Little of the commentary or reporting has been substantive.
I do not think this claim ever becomes a lawsuit. For the purpose of this post I’ll assume this family gets its day in court.
What’s the underlying cause of action?
The claim that the family is seemingly asserting is a cause of action for bystander emotional distress. You can read the claim here. Now it’s possible there’s more to it than that.
Attorney Irv Pinsky’s six-year-old client heard the “cursing, screaming, and shooting,” over the intercom Dec. 14 when a gunman entered Sandy Hook Elementary School and killed her friends.
“You’re having a wonderful life and then the next thing you know your friends are all getting killed and you’re in danger,” Pinsky said Friday. CT News Junkie.
Another quote from the Courant:
“She was in her classroom, and over the loudspeaker came the horrific confrontation between the fellow who shot everybody and other people,” Pinsky said. “Her friends were killed. That’s pretty traumatic.”
With good reason, the law generally does not compensate people who witness terrible events. Terrible events happen frequently. Imagine if everyone who watched the planes strike the World Trade Center on television had a cause of action?
Connecticut recognizes a very limited set of circumstances when a bystander can recover emotional distress damages.
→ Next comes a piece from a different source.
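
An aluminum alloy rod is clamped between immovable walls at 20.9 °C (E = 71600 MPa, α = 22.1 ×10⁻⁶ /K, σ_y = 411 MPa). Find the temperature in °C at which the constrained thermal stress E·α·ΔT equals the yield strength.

281 °C

E = 71600 MPa = 71.60 GPa.
E·α·ΔT = 411.0 MPa ⇒ ΔT = 411.0 / (71.60×10³ × 22.1×10⁻⁶) = 259.7 K.
T = 20.9 + 259.7 = 280.6 °C.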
The Connecticut Supreme Court in Clohessy v. Bachelor, 237 Conn. 31 (1995) adopted a “reasonable foreseeability” rule and set forth a four-pronged test for the recognition of a cause of action for bystander emotional distress.
A bystander can recover if: “(1) … she is closely related to the injury victim, such as the parent or the sibling of the victim; (2) the emotional injury of the bystander is caused by the contemporaneous sensory perception of the event or conduct that causes the injury …; (3) the injury to the victim must be substantial, resulting in his or her death or serious physical injury; and (4) the bystander’s emotional injury must be serious, beyond that which would be anticipated in a disinterested witness and which is not the result of an abnormal response.
The law requires that the bystander be closely related to the victim. Who is a close relative has been the subject of much litigation. However the following holds true:
The “closely related” condition remains an exacting requirement that still bars strangers, distant relatives, and friends from recovering for bystander emotional distress. Yovino v. Big Bubba’s BBQ, LLC, 49 Conn. Supp. 555, 564, 896 A.2d 161, 166-67 (Super. Ct. 2006).
In my opinion, there’s little substance to this story. It’s highly unlikely that the Connecticut Supreme Court will extend bystander liability to encompass “friends” – that’s too slippery of a slope.
Under existing law, it’s hard to see the cause of action (as reported in the press) surviving a motion to strike.
Of course, different attorneys see things differently. It’s possible Attorney Pinsky believes he can convince the Connecticut Supreme Court to expand liability to cover this situation. New causes of action do arise from time to time.
In my opinion, it’s a baseless claim if it ever becomes a claim. I can’t think of a good reason to try to assert this claim against the State. To the extent there’s any claim it rests against the Estate of Adam Lanza.
On a personal level, it makes me sad. Sad that this kind of claim, that in my opinion the claim against the State has virtually no chance of success. In my opinion, it is divisive and unnecessary.